Sooner or later in life, and often several times, most of us will mutter the words: “What’s the point?”

Initially it’s “what’s the point of doing such and such?” But later in life, it often becomes “what is THE point?”

What drives you to ask the question is as varied as the answer you give. For me, it kinda snuck up on me – no big-bang, crisis-style crying-out-loud “WHAT’S THE BLOODY POINT?”, but rather a growing realisation that I was somehow missing the point. Whatever it was.

OK, I’ve always done my little bit to help others. We all do. Nothing huge: a raffle ticket here, a donation there, even a charity ball now and again. (Which is always a tad embarrassing with my two left feet on the dance floor!)

Time to give

Sometimes, it’s just time.

Like most, I’ve done enough to maintain my perception of myself as not a bad bloke, and I’m pretty sure that most others would agree, and those who don’t … well, we needn’t go there.

I always said that in a few years time I’d start really giving back.
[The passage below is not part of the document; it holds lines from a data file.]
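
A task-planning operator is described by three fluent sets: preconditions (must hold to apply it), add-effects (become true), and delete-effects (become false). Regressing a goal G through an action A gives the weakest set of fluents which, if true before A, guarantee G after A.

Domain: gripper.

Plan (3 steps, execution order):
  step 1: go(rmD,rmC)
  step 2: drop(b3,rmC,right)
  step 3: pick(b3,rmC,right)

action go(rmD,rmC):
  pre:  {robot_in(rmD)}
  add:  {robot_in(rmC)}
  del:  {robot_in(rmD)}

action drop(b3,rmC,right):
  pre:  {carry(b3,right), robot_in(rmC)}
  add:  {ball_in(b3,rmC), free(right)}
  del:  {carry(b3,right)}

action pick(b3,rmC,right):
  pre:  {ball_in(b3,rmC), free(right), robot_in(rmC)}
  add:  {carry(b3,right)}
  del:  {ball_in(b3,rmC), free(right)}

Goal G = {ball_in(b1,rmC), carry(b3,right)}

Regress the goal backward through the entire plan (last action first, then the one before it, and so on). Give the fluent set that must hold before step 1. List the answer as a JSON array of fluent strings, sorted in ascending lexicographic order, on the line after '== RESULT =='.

Regress step by step:
  through step 3 (pick(b3,rmC,right)): drop {carry(b3,right)}, keep {ball_in(b1,rmC)}, require {ball_in(b3,rmC), free(right), robot_in(rmC)}
    → {ball_in(b1,rmC), ball_in(b3,rmC), free(right), robot_in(rmC)}
  through step 2 (drop(b3,rmC,right)): drop {ball_in(b3,rmC), free(right)}, keep {ball_in(b1,rmC), robot_in(rmC)}, require {carry(b3,right), robot_in(rmC)}
    → {ball_in(b1,rmC), carry(b3,right), robot_in(rmC)}
  through step 1 (go(rmD,rmC)): drop {robot_in(rmC)}, keep {ball_in(b1,rmC), carry(b3,right)}, require {robot_in(rmD)}
    → {ball_in(b1,rmC), carry(b3,right), robot_in(rmD)}

== RESULT ==
["ball_in(b1,rmC)", "carry(b3,right)", "robot_in(rmD)"]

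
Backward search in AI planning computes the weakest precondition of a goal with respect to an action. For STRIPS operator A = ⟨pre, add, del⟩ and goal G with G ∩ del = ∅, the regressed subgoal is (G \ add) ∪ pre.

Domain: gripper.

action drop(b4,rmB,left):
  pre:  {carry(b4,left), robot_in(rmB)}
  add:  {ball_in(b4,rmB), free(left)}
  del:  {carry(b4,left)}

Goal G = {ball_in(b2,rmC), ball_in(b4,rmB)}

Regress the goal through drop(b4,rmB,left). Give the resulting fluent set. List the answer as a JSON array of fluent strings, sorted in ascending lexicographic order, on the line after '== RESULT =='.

Compute (G \ add) ∪ pre:
  G ∩ del = {}  (empty — regression defined)
  G \ add = {ball_in(b2,rmC), ball_in(b4,rmB)} \ {ball_in(b4,rmB), free(left)} = {ball_in(b2,rmC)}
  ∪ pre   = {ball_in(b2,rmC)} ∪ {carry(b4,left), robot_in(rmB)}
          = {ball_in(b2,rmC), carry(b4,left), robot_in(rmB)}

== RESULT ==
["ball_in(b2,rmC)", "carry(b4,left)", "robot_in(rmB)"]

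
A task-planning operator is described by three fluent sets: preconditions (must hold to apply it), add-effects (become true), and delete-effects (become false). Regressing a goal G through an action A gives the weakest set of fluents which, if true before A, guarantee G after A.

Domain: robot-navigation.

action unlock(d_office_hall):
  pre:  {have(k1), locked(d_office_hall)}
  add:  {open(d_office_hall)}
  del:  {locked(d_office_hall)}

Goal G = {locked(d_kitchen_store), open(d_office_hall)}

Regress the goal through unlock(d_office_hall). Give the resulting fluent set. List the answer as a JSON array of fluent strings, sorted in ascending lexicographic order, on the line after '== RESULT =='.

Regress:
  G ∩ del = {}  (empty — regression defined)
  G \ add = {locked(d_kitchen_store), open(d_office_hall)} \ {open(d_office_hall)} = {locked(d_kitchen_store)}
  ∪ pre   = {locked(d_kitchen_store)} ∪ {have(k1), locked(d_office_hall)}
          = {have(k1), locked(d_kitchen_store), locked(d_office_hall)}

== RESULT ==
["have(k1)", "locked(d_kitchen_store)", "locked(d_office_hall)"]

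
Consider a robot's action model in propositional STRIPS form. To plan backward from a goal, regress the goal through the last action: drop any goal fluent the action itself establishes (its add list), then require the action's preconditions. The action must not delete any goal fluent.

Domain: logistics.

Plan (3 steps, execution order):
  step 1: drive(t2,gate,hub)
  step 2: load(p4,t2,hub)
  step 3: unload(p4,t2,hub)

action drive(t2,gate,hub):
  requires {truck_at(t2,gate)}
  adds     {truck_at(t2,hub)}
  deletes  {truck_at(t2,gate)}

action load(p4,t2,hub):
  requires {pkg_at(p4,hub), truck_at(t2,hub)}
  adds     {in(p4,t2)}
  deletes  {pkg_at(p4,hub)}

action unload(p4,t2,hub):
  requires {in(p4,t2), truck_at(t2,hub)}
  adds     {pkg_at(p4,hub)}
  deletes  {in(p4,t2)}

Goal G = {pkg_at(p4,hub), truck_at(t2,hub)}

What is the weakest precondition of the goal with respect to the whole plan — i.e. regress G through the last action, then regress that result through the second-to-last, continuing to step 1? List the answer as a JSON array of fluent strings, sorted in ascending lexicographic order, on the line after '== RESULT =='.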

But, like losing a few pounds around the waistline or cleaning up the study, I’ve never really got around to it. “I’m sure I’ll get around to it one day” I would say to myself  – just need to pay off the mortgage; get the kids through school; buy a yacht, and save for that apparently endless European driving holiday, belting around the Alps in a Ferrari. (I’m still going to do that one, but it’s another story.)

But, over the past several years, a few things have changed. I met my wife, I started attending a regular business lunch, and I moved house.

These three seemingly unrelated life-changing events, which I’ll share with you in more detail in future blogs, led to me forming friendships with some of the most inspirational people I have ever met, and some of the most vulnerable, too.